ハヤカワ版は「ほかの強者も同様に、裏切り者のことは忘れたようだ。」。
たしかに、die anderen Mächtigen 「ほかの強者たち」だけでは、主語(I格)か目的語(IV格)かわからない。しかし、vergaß が、動詞 vergessen 「忘れる」の過去形であり、対応するのは主語が一人称単数ないし三人称単数である場合なのは、ちょっと調べればわかるはず。複数形なら、vergaßen でなくてはならない。
er が三人称単数I格であることは、いまさら言うまでもないこと。
したがって、主語は er (ケモアウク)である。
ひるがえって、「ほかの強者」はIV格の目的語であることがわかるので、「同様に(auch)他の強者たち“を”、かれ(ケモアウク)“は”、忘れた」のだ。
こんな短い文章の、小学生の国語レベルの初歩文法を、説明されなきゃわからんのか?

 いつか、数千年を経てから、かれは城を封印し、立ち去った。
 ケモアウクはいずことも知れない目標へと姿を消し、以後、その姿を見たものはなかった。

……。
前から書いてることだけど、格と性と数と時制はちゃんと訳せ……というのも詮無い、文章構成の基本すら放り出したような例が多いのには驚かされる。
主語くらい、ちゃんと確認しようよ。
知ってる単語だけで文章ねつ造しないでね?
わからない単語は、ちゃんと辞書引こう?
カンマで区切られた文章は、どこがどこの修飾か切り直してね?
とか、大学の第二外国語の教師でさえ言わんよーなこと、言いたかないよ。わたしだって。
超訳をきどっているのかもしれないが、原意のかけらもないこんなの、ただの誤訳だ、誤訳。
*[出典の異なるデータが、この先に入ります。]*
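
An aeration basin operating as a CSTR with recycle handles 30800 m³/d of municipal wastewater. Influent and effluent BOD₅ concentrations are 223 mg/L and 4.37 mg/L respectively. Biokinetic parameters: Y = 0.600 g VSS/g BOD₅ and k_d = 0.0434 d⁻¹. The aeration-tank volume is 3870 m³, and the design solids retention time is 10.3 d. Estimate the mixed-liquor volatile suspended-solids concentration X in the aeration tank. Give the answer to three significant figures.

From V·X·(1 + k_d·θ_c) = Y·Q·(S₀ − S)·θ_c: X = 0.600 × 30800 × (223 − 4.37) × 10.3 / [3870 × (1 + 0.0434 × 10.3)] = 7431 mg/L.

X ≈ 7430 mg/L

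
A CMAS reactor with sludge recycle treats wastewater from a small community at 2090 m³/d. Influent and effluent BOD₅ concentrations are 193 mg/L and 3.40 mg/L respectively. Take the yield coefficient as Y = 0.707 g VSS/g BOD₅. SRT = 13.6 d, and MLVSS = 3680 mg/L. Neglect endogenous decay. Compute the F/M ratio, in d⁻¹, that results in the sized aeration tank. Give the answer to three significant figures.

F/M ≈ 0.106 d⁻¹

V·X = Y·Q·ΔS·θ_c gives V = 0.707 × 2090 × (193 − 3.40) × 13.6 / 3680 = 1035 m³.
F/M = Q·S₀ / (V·X) = 2090 × 193 / (1035 × 3680) = 0.1059 g BOD₅·(g VSS·d)⁻¹.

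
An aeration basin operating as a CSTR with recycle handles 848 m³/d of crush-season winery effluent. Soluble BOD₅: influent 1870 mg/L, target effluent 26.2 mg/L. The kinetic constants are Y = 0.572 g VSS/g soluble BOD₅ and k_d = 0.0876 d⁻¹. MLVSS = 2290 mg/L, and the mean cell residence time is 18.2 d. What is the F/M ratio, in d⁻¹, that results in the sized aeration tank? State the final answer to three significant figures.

Steady-state biomass mass balance: V·X·(1 + k_d·θ_c) = Y·Q·(S₀ − S)·θ_c, so V = 0.572 × 848 × (1870 − 26.2) × 18.2 / [2290 × (1 + 0.0876 × 18.2)] = 1.63×10^7 / 5941 = 2740 m³.
F/M = Q·S₀ / (V·X) = 848 × 1870 / (2740 × 2290) = 0.2527 g soluble BOD₅·(g VSS·d)⁻¹.

F/M ≈ 0.253 d⁻¹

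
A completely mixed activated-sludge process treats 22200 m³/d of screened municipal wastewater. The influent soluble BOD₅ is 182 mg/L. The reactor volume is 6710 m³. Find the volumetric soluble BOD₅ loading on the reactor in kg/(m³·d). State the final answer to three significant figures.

L_v ≈ 0.602 kg soluble BOD₅/(m³·d)

Applied soluble BOD₅ load per unit volume = Q·S₀/V = (22200 × 182/1000)/6710 = 0.6021 kg soluble BOD₅·m⁻³·d⁻¹.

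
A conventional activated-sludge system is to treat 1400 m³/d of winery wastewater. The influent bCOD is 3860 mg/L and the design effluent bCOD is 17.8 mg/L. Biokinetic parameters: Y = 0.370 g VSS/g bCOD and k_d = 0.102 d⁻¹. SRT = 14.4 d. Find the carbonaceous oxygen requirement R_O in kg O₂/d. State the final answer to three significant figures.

Correct the yield for decay: Y_obs = Y/(1 + k_d θ_c) = 0.370 / (1 + 0.102 × 14.4) = 0.370 / 2.469 = 0.1499.
ΔS = 3860 − 17.8 = 3842 mg/L, so the substrate removal rate is 1400 × 3842/1000 = 5379 kg bCOD/d.
Net sludge production P_X = 0.1499 × 5379 = 806.2 kg VSS/d.
R_O = Q·ΔS − 1.42 P_X = 5379 − 1145 = 4234 kg O₂/d.

R_O ≈ 4230 kg O₂/d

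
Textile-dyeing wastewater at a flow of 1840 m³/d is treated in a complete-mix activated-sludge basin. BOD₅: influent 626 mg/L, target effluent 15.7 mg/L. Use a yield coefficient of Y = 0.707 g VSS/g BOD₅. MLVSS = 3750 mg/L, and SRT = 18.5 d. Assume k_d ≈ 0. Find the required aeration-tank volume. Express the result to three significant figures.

V ≈ 3920 m³

Biomass mass balance (decay neglected): V·X = Y·Q·(S₀ − S)·θ_c, so V = 0.707 × 1840 × (626 − 15.7) × 18.5 / 3750 = 3917 m³.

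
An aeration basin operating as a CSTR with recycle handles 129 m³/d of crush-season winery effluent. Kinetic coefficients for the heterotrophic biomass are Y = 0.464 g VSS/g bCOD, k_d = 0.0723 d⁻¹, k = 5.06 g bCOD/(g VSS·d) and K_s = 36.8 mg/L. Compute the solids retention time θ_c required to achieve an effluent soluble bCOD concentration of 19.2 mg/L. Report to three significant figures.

At the target effluent, Y k S/(K_s+S) = 0.464×5.06×19.2/56.00 = 0.8050 d⁻¹.
1/θ_c = 0.8050 − 0.0723 = 0.7327 d⁻¹, so θ_c = 1.365 d.

θ_c ≈ 1.36 d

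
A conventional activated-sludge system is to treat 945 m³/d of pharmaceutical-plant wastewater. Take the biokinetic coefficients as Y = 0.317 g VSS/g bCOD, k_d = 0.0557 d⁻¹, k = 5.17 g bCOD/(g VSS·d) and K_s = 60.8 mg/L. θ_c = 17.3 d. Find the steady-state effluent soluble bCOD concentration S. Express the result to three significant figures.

Effluent substrate depends only on kinetics and SRT: S = K_s(1 + k_d θ_c) / [θ_c(Yk − k_d) − 1] = 60.8 × (1 + 0.0557 × 17.3) / [17.3 × (0.317 × 5.17 − 0.0557) − 1] = 119.4 / 26.39 = 4.524 mg/L.

S ≈ 4.52 mg/L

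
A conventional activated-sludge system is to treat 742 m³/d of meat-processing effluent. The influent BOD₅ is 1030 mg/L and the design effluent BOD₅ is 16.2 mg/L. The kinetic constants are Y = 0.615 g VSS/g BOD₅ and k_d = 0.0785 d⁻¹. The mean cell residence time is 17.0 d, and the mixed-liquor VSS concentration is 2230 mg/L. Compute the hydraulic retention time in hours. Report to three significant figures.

Rearranging the biomass balance for a CMAS with decay, V = Y·Q·ΔS·θ_c / [X·(1+k_d θ_c)] = 0.615 × 742 × (1030 − 16.2) × 17.0 / [2230 × (1 + 0.0785 × 17.0)] = 7.86×10^6 / 5206 = 1511 m³.
Hydraulic retention time τ = V/Q = 1511 / 742 = 2.036 d = 48.86 h.

τ ≈ 48.9 h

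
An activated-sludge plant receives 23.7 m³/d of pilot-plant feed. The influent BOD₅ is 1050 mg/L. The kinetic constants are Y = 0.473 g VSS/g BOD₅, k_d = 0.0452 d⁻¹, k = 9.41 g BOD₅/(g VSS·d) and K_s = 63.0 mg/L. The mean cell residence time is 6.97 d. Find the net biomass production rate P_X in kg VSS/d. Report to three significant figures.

For a completely mixed reactor with recycle the Lawrence–McCarty relation gives S = K_s·(1 + k_d·θ_c) / [θ_c·(Y·k − k_d) − 1] = 63.0 × (1 + 0.0452 × 6.97) / [6.97 × (0.473 × 9.41 − 0.0452) − 1] = 82.85 / 29.71 = 2.789 mg/L.
Correct the yield for decay: Y_obs = Y/(1 + k_d θ_c) = 0.473 / (1 + 0.0452 × 6.97) = 0.473 / 1.315 = 0.3597.
Mass of BOD₅ removed per day: Q(S₀ − S) = 23.7 × 1047 g/m³ = 24.82 kg/d.
Net biomass production P_X = Y_obs × Q·(S₀ − S) = 0.3597 × 24.82 = 8.927 kg VSS/d.

P_X ≈ 8.93 kg VSS/d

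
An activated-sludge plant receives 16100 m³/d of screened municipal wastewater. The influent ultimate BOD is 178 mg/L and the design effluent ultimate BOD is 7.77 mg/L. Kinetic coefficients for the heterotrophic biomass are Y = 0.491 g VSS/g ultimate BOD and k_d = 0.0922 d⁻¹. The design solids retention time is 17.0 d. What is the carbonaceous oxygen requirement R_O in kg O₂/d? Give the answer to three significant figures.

R_O ≈ 2000 kg O₂/d

The observed yield is Y_obs = Y/(1 + k_d·θ_c) = 0.491 / (1 + 0.0922 × 17.0) = 0.491 / 2.567 = 0.1912 g VSS per g ultimate BOD removed.
Mass of ultimate BOD removed per day: Q(S₀ − S) = 16100 × 170.2 g/m³ = 2741 kg/d.
P_X = Y_obs·Q·(S₀ − S) = 0.1912 × 2741 = 524.1 kg VSS/d.
Carbonaceous O₂ demand = substrate oxidised − cell-mass equivalent = 2741 − 1.42 × 524.1 = 1996 kg O₂/d.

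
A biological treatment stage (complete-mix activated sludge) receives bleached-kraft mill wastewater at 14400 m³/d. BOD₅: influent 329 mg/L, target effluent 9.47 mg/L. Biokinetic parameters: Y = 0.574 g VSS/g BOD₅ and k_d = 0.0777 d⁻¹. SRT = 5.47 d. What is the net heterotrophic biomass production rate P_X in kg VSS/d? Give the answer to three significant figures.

Correct the yield for decay: Y_obs = Y/(1 + k_d θ_c) = 0.574 / (1 + 0.0777 × 5.47) = 0.574 / 1.425 = 0.4028.
Mass of BOD₅ removed per day: Q(S₀ − S) = 14400 × 319.5 g/m³ = 4601 kg/d.
Biomass produced: P_X = Y_obs·Q·ΔS = 0.4028 × 4601 ≈ 1853 kg VSS/d.

P_X ≈ 1850 kg VSS/d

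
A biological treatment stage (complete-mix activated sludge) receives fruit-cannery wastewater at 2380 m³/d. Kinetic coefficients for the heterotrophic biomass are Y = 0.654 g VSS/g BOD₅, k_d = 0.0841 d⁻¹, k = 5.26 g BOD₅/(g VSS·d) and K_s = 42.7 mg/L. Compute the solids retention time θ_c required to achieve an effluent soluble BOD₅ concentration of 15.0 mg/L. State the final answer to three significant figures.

θ_c ≈ 1.23 d

Specific growth rate at S = 15.0 mg/L: μ = YkS/(K_s+S) = 0.654·5.26·15.0/(42.7+15.0) = 0.8943 d⁻¹.
Then 1/θ_c = μ − k_d = 0.8943 − 0.0841 = 0.8102 d⁻¹, giving θ_c = 1.234 d.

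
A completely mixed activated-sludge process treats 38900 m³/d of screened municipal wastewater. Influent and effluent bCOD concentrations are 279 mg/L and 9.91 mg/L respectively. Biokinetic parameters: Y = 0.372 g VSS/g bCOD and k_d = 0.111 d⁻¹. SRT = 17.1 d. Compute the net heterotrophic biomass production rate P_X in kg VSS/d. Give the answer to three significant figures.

The observed yield is Y_obs = Y/(1 + k_d·θ_c) = 0.372 / (1 + 0.111 × 17.1) = 0.372 / 2.898 = 0.1284 g VSS per g bCOD removed.
Substrate removed = Q·(S₀ − S) = 38900 m³/d × (279 − 9.91) g/m³ = 1.05×10^7 g/d = 10468 kg/d.
Biomass produced: P_X = Y_obs·Q·ΔS = 0.1284 × 10468 ≈ 1344 kg VSS/d.

P_X ≈ 1340 kg VSS/d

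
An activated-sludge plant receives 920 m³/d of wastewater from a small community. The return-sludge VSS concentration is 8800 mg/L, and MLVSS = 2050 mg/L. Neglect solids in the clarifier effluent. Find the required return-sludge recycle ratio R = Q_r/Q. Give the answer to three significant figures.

Mass balance around the secondary clarifier (neglecting effluent solids): R = X / (X_r − X) = 2050 / (8800 − 2050) = 0.3037.

R ≈ 0.304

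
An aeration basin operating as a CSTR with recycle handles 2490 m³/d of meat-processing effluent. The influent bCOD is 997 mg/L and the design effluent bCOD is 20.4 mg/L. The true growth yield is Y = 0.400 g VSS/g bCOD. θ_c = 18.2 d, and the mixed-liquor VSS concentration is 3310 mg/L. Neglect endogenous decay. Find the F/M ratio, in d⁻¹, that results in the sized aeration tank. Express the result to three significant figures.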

正直、これは訳者の問題だけでなく、編集者の問題でもあると思う。
ローダンのためだけにドイツ語なんて勉強してられんだろーし、原語がわからないのはしょうがない。でも、現状だと、日本語として読んで、おかしなところをチェック・指摘するという、編集者として最低限の作業がなされているとは、とうてい思えない。
しょせんローダン・シリーズなんてドイツの週刊低俗読み物だから、適当に書きなぐった文章の寄せ集め……だから、訳者がいくらがんばっても意味不明な文章にしかならないとこもあって当然、とか、原文(ドイツ語)読めるやつなんて、そうそういないから、文句つけてくることもないだろし、適当に読み流してりゃいいや……なんて、バカにしていないだろうか?
もし、そんなことないというのなら、日本語として意味の通らない文章にOKが出ているのは、いったいなんでだ?

『バルディオク』の著者であり、当時のシリーズの草案作家でもあったフォルツは、ローダンに心血注いで(そのために、まちがいなく生命を縮めて)46歳で亡くなったのだ。力及ばぬところはあったとしても、手抜き仕事なんてしていない。
そのかれの、最高傑作のひとつが、邦訳として多くのファンに読まれることは、一ローダン・ファン、一フォルツ・ファンである自分にとって、快哉して慶ぶべきことだったはず。

なのに、これでは、ちっともうれしくないのだ。